There’s no doubt that the $549 Chestnut Hill is asking for George - leaving aside the optional $50 charging base - could buy a lot of audio hardware, including a very nice set of 2.1-channel speakers and a more robustly equipped TuneView display remote control. Some users might see the latter option as necessarily superior, but as has been demonstrated amply by the success of Bose’s SoundDock, there are some for whom all-in-one simplification trumps raw component value, and the wealthier, more audio-obsessed members of that group will find George to be appealing.
Speaking for ourselves, though we understand Chestnut Hill’s explanation for its pricing - namely, that all the advanced parts in the display remote are most to blame for the system’s cost - what you get in that remote, namely, a black-and-white, audio-only facsimile of older iPod interfaces, with serious battery drain concerns, isn’t compelling enough in our view to justify the system’s price premium.

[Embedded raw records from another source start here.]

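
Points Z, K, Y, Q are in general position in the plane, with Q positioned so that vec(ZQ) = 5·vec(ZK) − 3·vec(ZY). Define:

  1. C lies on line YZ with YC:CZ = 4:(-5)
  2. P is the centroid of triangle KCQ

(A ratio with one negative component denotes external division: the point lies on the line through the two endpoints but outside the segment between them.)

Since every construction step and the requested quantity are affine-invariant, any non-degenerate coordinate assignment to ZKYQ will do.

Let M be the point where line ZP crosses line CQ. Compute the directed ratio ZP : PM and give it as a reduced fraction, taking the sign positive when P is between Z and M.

Assign Z = (0, 0), K = (1, 0), Y = (0, 1), Q = (5, -3) — the answer is frame-independent, so this choice is without loss of generality.
1. C lies on line YZ with YC:CZ = 4:(-5) ⇒ C = (0, 5)
2. P is the centroid of triangle KCQ ⇒ P = (2, 2/3)
line ZP meets CQ at M = (75/29, 25/29)
P = Z + t·(M−Z) with t = 58/75, so ZP:PM = 58/75:17/75

ZP:PM = 58/17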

It’s good engineering in good packaging, but needs more polish to be worthy of such a steep price point.
In sum, what George delivers is this: the approximate equivalent of today’s best $300 all-in-one iPod speaker systems, plus the functionality of a relatively advanced clock radio, and the option of an almost fully realized display remote. If that collection of features suits your fancy, as we expect it will for some serious listeners, consider George worthy of an in-home audition. But if price or bang for the buck are major factors in your decision, you’ll do well to look at less expensive clock radios or all-in-one speakers, or just assembling a similar system from several parts.